In Seventh Dimension, LLC v. United States, No. 21-2275C (May 11, 2022), the Court of Federal Claims provided detailed guidance concerning the question of “whether, and under what circumstances, the government may cancel a Federal Acquisition Regulation (“FAR”) part 15 procurement and start over from scratch.” Seventh Dimension, LLC was, as the court put it, “the last offeror standing in this contractor edition of Survivor” after filing multiple successful protests of an Army procurement. However, Seventh Dimension was unable to reap the benefits of its hard-fought success because the agency ultimately “decided to pull the plug on the show, cancelling the procurement following a two-year process.” Seventh Dimension challenged the agency’s cancellation decision as arbitrary and capricious, and the Court of Federal Claims agreed.
Here are five things from the decision that contractors need to know:
1. Agencies have wide discretion to cancel solicitations.
It is well-recognized that agencies have broad discretion to amend or cancel a situation based on changed circumstances, and there are few limits on that discretion. As a result, protestors challenging an agency’s decision to cancel a solicitation typically face an uphill battle. Nevertheless, as the Seventh Dimension decision makes clear, agency discretion to cancel a solicitation is “not boundless.”
2. The authority that the agency invokes in its cancellation decision matters.
The Seventh Dimension court examined the various statutory and regulatory means an agency may rely upon to cancel a solicitation, including 10 U.S.C. §§ 3301(b) and 3303(c), FAR 206(e), and FAR 15.305(b). In Seventh Dimension, the agency conceded that it had solely relied upon FAR 15.206(e) to support its cancellation decision. Accordingly, the court focused on the specific requirements of that provision in analyzing the parties’ arguments. The particular arguments that will be raised in a challenge to an agency’s decision to cancel a solicitation will depend in large part on the legal authority the agency relies upon as the basis for its decision.
3.“Market research or otherwise” has teeth.
FAR 15.206(e) requires that a contracting officer’s judgment in deciding to cancel a solicitation be based on “market research or otherwise.” The court rejected the government’s argument that the phrase “market research or otherwise” merely requires that the cancellation decision have a reasonable basis. Instead, the court held that “market research or otherwise” means market research or information similar to market research, which may include “information or data already in an agency’s possession or perhaps even an agency’s concrete experience.” The court’s extensive discussion of FAR 15.206(e) provides helpful guidance for future cases involving that provision and similar language in other regulations.
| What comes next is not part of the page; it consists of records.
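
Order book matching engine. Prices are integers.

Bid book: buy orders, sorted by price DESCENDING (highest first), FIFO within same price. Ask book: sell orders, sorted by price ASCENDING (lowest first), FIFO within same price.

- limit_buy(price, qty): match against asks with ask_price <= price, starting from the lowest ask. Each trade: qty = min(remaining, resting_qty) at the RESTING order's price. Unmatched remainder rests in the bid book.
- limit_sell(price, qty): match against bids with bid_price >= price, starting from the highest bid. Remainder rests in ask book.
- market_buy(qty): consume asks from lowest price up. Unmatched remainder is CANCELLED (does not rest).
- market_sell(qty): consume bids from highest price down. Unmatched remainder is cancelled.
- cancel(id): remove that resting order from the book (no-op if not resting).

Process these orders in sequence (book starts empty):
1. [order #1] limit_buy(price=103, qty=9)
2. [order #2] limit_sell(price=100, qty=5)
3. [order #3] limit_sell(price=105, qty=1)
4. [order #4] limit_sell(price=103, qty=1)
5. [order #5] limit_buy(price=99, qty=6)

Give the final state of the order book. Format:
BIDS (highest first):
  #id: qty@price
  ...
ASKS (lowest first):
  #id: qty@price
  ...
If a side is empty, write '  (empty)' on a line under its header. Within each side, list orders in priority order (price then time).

Answer: BIDS (highest first):
  #1: 3@103
  #5: 6@99
ASKS (lowest first):
  #3: 1@105

Derivation:
After op 1 [order #1] limit_buy(price=103, qty=9): fills=none; bids=[#1:9@103] asks=[-]
After op 2 [order #2] limit_sell(price=100, qty=5): fills=#1x#2:5@103; bids=[#1:4@103] asks=[-]
After op 3 [order #3] limit_sell(price=105, qty=1): fills=none; bids=[#1:4@103] asks=[#3:1@105]
After op 4 [order #4] limit_sell(price=103, qty=1): fills=#1x#4:1@103; bids=[#1:3@103] asks=[#3:1@105]
After op 5 [order #5] limit_buy(price=99, qty=6): fills=none; bids=[#1:3@103 #5:6@99] asks=[#3:1@105]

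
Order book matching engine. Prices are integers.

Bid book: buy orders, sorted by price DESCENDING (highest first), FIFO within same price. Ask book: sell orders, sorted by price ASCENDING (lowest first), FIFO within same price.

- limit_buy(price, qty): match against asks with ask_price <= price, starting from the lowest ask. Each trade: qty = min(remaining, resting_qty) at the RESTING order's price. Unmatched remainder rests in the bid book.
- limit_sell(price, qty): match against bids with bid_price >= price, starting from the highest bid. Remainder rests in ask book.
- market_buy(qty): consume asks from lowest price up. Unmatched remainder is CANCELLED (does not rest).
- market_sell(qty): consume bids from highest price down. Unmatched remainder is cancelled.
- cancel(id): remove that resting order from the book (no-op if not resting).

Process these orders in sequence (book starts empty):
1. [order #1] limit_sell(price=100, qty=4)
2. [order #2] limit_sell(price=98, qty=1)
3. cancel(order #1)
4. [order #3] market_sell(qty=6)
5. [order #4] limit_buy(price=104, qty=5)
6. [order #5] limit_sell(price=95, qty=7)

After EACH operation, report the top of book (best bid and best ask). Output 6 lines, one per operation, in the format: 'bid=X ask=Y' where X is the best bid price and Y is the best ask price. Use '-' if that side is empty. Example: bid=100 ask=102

After op 1 [order #1] limit_sell(price=100, qty=4): fills=none; bids=[-] asks=[#1:4@100]
After op 2 [order #2] limit_sell(price=98, qty=1): fills=none; bids=[-] asks=[#2:1@98 #1:4@100]
After op 3 cancel(order #1): fills=none; bids=[-] asks=[#2:1@98]
After op 4 [order #3] market_sell(qty=6): fills=none; bids=[-] asks=[#2:1@98]
After op 5 [order #4] limit_buy(price=104, qty=5): fills=#4x#2:1@98; bids=[#4:4@104] asks=[-]
After op 6 [order #5] limit_sell(price=95, qty=7): fills=#4x#5:4@104; bids=[-] asks=[#5:3@95]

Answer: bid=- ask=100
bid=- ask=98
bid=- ask=98
bid=- ask=98
bid=104 ask=-
bid=- ask=95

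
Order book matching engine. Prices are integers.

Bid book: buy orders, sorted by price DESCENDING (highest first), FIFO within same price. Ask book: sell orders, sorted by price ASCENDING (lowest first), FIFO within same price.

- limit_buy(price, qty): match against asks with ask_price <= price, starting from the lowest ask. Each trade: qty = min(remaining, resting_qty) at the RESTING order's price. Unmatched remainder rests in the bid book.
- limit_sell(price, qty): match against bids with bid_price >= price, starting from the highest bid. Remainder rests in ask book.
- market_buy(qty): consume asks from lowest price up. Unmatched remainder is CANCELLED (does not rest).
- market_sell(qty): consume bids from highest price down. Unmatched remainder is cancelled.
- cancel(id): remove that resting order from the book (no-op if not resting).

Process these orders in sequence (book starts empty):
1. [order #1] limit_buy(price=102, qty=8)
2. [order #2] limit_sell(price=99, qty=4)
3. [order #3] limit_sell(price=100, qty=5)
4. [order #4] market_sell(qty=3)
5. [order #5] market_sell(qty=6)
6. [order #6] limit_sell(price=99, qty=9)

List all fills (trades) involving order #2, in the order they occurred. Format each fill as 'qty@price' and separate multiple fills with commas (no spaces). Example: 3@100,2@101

Answer: 4@102

Derivation:
After op 1 [order #1] limit_buy(price=102, qty=8): fills=none; bids=[#1:8@102] asks=[-]
After op 2 [order #2] limit_sell(price=99, qty=4): fills=#1x#2:4@102; bids=[#1:4@102] asks=[-]
After op 3 [order #3] limit_sell(price=100, qty=5): fills=#1x#3:4@102; bids=[-] asks=[#3:1@100]
After op 4 [order #4] market_sell(qty=3): fills=none; bids=[-] asks=[#3:1@100]
After op 5 [order #5] market_sell(qty=6): fills=none; bids=[-] asks=[#3:1@100]
After op 6 [order #6] limit_sell(price=99, qty=9): fills=none; bids=[-] asks=[#6:9@99 #3:1@100]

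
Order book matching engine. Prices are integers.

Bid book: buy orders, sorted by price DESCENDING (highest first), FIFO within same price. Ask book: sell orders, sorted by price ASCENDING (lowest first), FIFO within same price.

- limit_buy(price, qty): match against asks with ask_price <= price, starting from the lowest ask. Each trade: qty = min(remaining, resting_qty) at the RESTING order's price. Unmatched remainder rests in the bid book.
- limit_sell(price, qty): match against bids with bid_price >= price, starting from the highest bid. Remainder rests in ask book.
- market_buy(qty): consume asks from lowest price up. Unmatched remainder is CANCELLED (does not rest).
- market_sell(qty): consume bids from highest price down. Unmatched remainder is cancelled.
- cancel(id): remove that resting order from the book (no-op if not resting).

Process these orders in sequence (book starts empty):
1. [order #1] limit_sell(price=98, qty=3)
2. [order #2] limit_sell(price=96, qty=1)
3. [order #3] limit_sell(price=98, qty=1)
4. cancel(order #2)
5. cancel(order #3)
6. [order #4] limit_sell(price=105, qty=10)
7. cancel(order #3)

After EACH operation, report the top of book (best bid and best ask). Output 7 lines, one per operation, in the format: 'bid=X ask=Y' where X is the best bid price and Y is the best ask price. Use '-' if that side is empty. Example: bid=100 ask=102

After op 1 [order #1] limit_sell(price=98, qty=3): fills=none; bids=[-] asks=[#1:3@98]
After op 2 [order #2] limit_sell(price=96, qty=1): fills=none; bids=[-] asks=[#2:1@96 #1:3@98]
After op 3 [order #3] limit_sell(price=98, qty=1): fills=none; bids=[-] asks=[#2:1@96 #1:3@98 #3:1@98]
After op 4 cancel(order #2): fills=none; bids=[-] asks=[#1:3@98 #3:1@98]
After op 5 cancel(order #3): fills=none; bids=[-] asks=[#1:3@98]
After op 6 [order #4] limit_sell(price=105, qty=10): fills=none; bids=[-] asks=[#1:3@98 #4:10@105]
After op 7 cancel(order #3): fills=none; bids=[-] asks=[#1:3@98 #4:10@105]

Answer: bid=- ask=98
bid=- ask=96
bid=- ask=96
bid=- ask=98
bid=- ask=98
bid=- ask=98
bid=- ask=98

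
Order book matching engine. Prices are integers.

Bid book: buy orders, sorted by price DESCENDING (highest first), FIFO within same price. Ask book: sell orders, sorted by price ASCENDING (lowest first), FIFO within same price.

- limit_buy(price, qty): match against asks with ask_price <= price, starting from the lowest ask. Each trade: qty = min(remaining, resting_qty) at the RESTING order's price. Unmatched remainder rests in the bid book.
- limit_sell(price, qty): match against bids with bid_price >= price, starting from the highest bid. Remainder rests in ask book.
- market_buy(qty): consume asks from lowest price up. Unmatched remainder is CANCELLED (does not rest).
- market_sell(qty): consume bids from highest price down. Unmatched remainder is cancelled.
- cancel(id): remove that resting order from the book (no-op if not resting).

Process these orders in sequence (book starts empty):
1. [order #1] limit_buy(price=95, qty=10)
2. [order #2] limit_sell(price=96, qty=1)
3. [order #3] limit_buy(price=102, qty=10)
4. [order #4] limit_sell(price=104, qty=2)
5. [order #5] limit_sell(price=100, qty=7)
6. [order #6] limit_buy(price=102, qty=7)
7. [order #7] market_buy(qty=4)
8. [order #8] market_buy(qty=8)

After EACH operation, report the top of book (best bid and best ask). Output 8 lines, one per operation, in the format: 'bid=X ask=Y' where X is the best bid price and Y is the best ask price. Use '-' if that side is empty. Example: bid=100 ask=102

After op 1 [order #1] limit_buy(price=95, qty=10): fills=none; bids=[#1:10@95] asks=[-]
After op 2 [order #2] limit_sell(price=96, qty=1): fills=none; bids=[#1:10@95] asks=[#2:1@96]
After op 3 [order #3] limit_buy(price=102, qty=10): fills=#3x#2:1@96; bids=[#3:9@102 #1:10@95] asks=[-]
After op 4 [order #4] limit_sell(price=104, qty=2): fills=none; bids=[#3:9@102 #1:10@95] asks=[#4:2@104]
After op 5 [order #5] limit_sell(price=100, qty=7): fills=#3x#5:7@102; bids=[#3:2@102 #1:10@95] asks=[#4:2@104]
After op 6 [order #6] limit_buy(price=102, qty=7): fills=none; bids=[#3:2@102 #6:7@102 #1:10@95] asks=[#4:2@104]
After op 7 [order #7] market_buy(qty=4): fills=#7x#4:2@104; bids=[#3:2@102 #6:7@102 #1:10@95] asks=[-]
After op 8 [order #8] market_buy(qty=8): fills=none; bids=[#3:2@102 #6:7@102 #1:10@95] asks=[-]

Answer: bid=95 ask=-
bid=95 ask=96
bid=102 ask=-
bid=102 ask=104
bid=102 ask=104
bid=102 ask=104
bid=102 ask=-
bid=102 ask=-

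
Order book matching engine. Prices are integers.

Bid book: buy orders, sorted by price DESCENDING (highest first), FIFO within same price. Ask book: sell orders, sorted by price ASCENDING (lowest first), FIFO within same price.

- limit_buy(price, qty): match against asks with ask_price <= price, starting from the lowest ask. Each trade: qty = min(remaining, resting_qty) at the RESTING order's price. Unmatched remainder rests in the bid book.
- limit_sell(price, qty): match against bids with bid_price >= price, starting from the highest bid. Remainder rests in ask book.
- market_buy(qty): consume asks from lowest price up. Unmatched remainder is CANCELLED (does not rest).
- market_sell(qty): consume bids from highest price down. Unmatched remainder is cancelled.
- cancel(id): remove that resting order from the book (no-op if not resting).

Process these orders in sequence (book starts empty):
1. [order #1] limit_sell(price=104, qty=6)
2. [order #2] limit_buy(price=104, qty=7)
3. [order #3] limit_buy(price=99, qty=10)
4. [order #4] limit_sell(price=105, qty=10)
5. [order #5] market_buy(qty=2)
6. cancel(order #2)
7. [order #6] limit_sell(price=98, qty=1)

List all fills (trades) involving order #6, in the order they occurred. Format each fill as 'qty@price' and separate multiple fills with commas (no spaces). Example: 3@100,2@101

After op 1 [order #1] limit_sell(price=104, qty=6): fills=none; bids=[-] asks=[#1:6@104]
After op 2 [order #2] limit_buy(price=104, qty=7): fills=#2x#1:6@104; bids=[#2:1@104] asks=[-]
After op 3 [order #3] limit_buy(price=99, qty=10): fills=none; bids=[#2:1@104 #3:10@99] asks=[-]
After op 4 [order #4] limit_sell(price=105, qty=10): fills=none; bids=[#2:1@104 #3:10@99] asks=[#4:10@105]
After op 5 [order #5] market_buy(qty=2): fills=#5x#4:2@105; bids=[#2:1@104 #3:10@99] asks=[#4:8@105]
After op 6 cancel(order #2): fills=none; bids=[#3:10@99] asks=[#4:8@105]
After op 7 [order #6] limit_sell(price=98, qty=1): fills=#3x#6:1@99; bids=[#3:9@99] asks=[#4:8@105]

Answer: 1@99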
4. Government arguments concerning the scope of its discretion should be scrutinized.
In defending protests—whether of cancellations of solicitations or otherwise—the government will frequently argue that it had had essentially unfettered discretion to take the challenged action. Such arguments should not be accepted at face value. As the Seventh Dimension court observed, “where the FAR wants to yield maximum discretion to a CO, the FAR knows how to do so.” The court contrasted the language of FAR 15.206(e)—which specifically requires a contracting officer’s “judgment” to be based on “market research or otherwise”—with other FAR provisions that authorize contracting officers to exercise “judgment” without specifying the class of information that must be considered. Based on this comparison, the court concluded that an agency’s discretion under FAR 15.206(e) was not as broad as the agency claimed.
5. Pretextual cancellations are not permitted.
Agencies are not permitted to cancel a solicitation as a pretext for improper motives or reasons—such as irritation with a contractor who has filed multiple protests, for example. The Seventh Dimension court was troubled by the fact that the protestor had filed multiple successful protests, only to ultimately be deprived of a contract award “at the eleventh hour” based on an unsupported, irrational cancellation decision. As the court put it, the facts of the case were “reminiscent of a game of Lucy and the football from the world of Charles Schulz.” Nevertheless, the court ultimately concluded that there was no concrete evidence that the agency had acted in bad faith.